I pulled out two ads from my Museum of Pride (it’s a small museum, housed on the head of a pin; unlike my Museum of Shame, which occupies a large barn on the outskirts of Salisbury) and counted the words (easier than counting the neighbouring angels).

The first, for Bill Fryer Direct – a DM agency chaired by one D Bird, Esq – had 330 words of body copy.

The second, one for Google (a reasonably successful search engine company), had 357.

Go figure.

Incidentally, both had headlines beginning, “How…”.

The headline

OK, now let’s talk about headlines. I’ve covered headlines in greater detail in an earlier issue of MoM, but to recap a few basic points…

  1. “Teaser” headlines only work if they also promise a benefit. People are too busy for puzzles. If they want to solve puzzles, they buy puzzle magazines.
  2. In general, headlines need to be brief. Shall we say 8-15 words? Use a subhead if you really must say more up top.
  3. Remember, headlines are there to stop your reader from turning the page, outline your promise in short, and encourage them to read on. The ticket on the meat if you like.

Imagery

If you’ve been subscribing for a while, you’ll be used to my prejudices about fatuous advertising imagery. (You may not agree with me, of course.) Here’s what I think works.

Pictures of your product.
Pictures of your customers using your product.
Pictures of people who are like your reader. (So that’s no more bikini-girls for the building trade, then.)
Graphics that show how the reader’s fortunes will improve if they buy from you.

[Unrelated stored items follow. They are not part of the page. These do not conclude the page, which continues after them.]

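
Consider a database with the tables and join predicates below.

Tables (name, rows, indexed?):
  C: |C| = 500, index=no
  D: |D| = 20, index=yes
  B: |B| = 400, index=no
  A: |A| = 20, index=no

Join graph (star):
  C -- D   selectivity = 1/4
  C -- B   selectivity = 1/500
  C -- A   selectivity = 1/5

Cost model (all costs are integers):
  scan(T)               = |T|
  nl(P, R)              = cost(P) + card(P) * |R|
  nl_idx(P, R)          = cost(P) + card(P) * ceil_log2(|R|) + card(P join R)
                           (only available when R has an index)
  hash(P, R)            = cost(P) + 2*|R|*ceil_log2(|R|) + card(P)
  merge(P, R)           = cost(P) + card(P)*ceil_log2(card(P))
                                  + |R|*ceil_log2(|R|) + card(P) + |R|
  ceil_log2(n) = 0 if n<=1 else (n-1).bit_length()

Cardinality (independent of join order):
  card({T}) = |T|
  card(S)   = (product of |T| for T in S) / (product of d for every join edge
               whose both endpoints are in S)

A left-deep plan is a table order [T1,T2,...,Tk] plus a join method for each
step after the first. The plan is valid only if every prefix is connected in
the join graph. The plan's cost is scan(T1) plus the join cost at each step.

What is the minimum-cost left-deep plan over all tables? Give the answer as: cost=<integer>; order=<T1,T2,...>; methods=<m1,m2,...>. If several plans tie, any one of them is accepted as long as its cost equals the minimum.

Selinger DP (subsets sized 1..n):
  {C}: scan cost=500, card=500
  {D}: scan cost=20, card=20
  {B}: scan cost=400, card=400
  {A}: scan cost=20, card=20
  {CD}: card=2500; try (D,hash)→1200, (C,merge)→5140, (D,nl_idx)→5500, (D,merge)→5620, (C,hash)→9040, (C,nl)→10020 …(+1); best=1200 via (D,hash)
  {BC}: card=400; try (B,hash)→8200, (C,merge)→9400, (B,merge)→9500, (C,hash)→9800, (C,nl)→200400, (B,nl)→200500; best=8200 via (B,hash)
  {AC}: card=2000; try (A,hash)→1200, (C,merge)→5140, (A,merge)→5620, (C,hash)→9040, (C,nl)→10020, (A,nl)→10500; best=1200 via (A,hash)
  {BCD}: card=2000; try (D,hash)→8800, (B,hash)→10900, (D,nl_idx)→12200, (D,merge)→12320, (D,nl)→16200, (B,merge)→37700 …(+1); best=8800 via (D,hash)
  {ACD}: card=10000; try (D,hash)→3400, (A,hash)→3900, (D,nl_idx)→21200, (D,merge)→25320, (A,merge)→33820, (D,nl)→41200 …(+1); best=3400 via (D,hash)
  {ABC}: card=1600; try (A,hash)→8800, (B,hash)→10400, (A,merge)→12320, (A,nl)→16200, (B,merge)→29200, (B,nl)→801200; best=8800 via (A,hash)
  {ABCD}: card=8000; try (D,hash)→10600, (A,hash)→11000, (B,hash)→20600, (D,nl_idx)→24800, (D,merge)→28120, (A,merge)→32920 …(+4); best=10600 via (D,hash)

cost=10600; order=C,B,A,D; methods=hash,hash,hash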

And here’s what I think doesn’t work.

Cheetahs, dolphins, sharks, chessmen, handshakes, clocks, ‘businessmen’, groups of models balanced for age, gender, ethnicity and so forth, punks…well, you get the picture.

Typography

Just one word here. Legible. OK, a few more.

Ensure your designer knows what you are trying to achieve with your ad, ie NOT winning design awards, NOT producing tear-sheets they can show to prospective clients, NOT fine art.

INSIST on a readable typeface in a readable point size. FORBID dopey type layouts, eg centred, ranged-right or ‘funny’ line arrangements.

REJECT anything with imagery, textures or, God help us, text running behind the copy.

And my point is?

Press ads cost too much to waste your investment on vague desires to ‘enhance the brand’. You should have a specific, measurable goal and put all your energies (and those of your designer) into reaching it.